Lantas, satu tarikan napas ia hembuskan dengan kasar. Membingkai senyum asimetris, ia datang kemari untuk belajar kelompok lantaran pada saat pembagian, takdir mempertemukannya dengan Jiyeon dan Haerin—si anak pindahan.
"Kalian ..." Yeonjun mengulum bibir, memungkas pelan, "... ada masalah?"
Kendati perasaan tidak nyaman masih hinggap memenuhi relung batin, Yeonjun tetap memberanikan diri untuk bertanya demikian demi membebaskannya dari situasi yang terlalu eksentrik ini.
Tidak ada respons atas pertanyaan yang mengudara, membuat Yeonjun terkekeh sumbang. Ia baru saja diabaikan, dan keadaan justru berubah semakin canggung.
Diusapnya tengkuk demi mengusir rasa kalut. Yeonjun memutuskan untuk bangkit, terlalu lama duduk di atas kursi cafe membuat pantatnya kebas. Pun ia sudah menahan diri sedari tadi.
"Aku ke toilet dulu sebentar."
Daripada membuang-buang waktu dan energi secara percuma seraya menyaksikan kedua gadis itu yang terbisu, lebih baik Yeonjun memungut durasi yang tersisa untuk menekur di dalam pelataran yang berbeda.
***
Berulangkali aku merutuk sebab memberikan Yeonjun impresi yang buruk hingga sekarang pemuda itu membiarkanku terjebak bersama Haerin.

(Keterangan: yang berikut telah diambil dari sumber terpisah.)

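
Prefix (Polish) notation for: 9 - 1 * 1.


'*' binds tighter: tree is (- 9 (* 1 1))
Prefix: - 9 * 1 1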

Aku ingin mengurangi komunikasi dengannya lantaran gadis ini berhasil membuat tingkat kewaspadaan ku meningkat, tapi sekarang aku harus menertawakan bagaimana nasib membawaku berakhir untuk dipertemukan sekali lagi dengannya secara langsung.
Aku berjengit kaget saat sentuhan lembut menyapa punggung tanganku. Spontanitas yang bekerja dengan cepat, ku tepis tangannya tanpa sadar. Aku dapat melihat gurat wajah Haerin yang tergelonjak, ia terpengarah menghadapku.
"M-maaf, Haerin. A-aku ... aku tidak bermaksud—"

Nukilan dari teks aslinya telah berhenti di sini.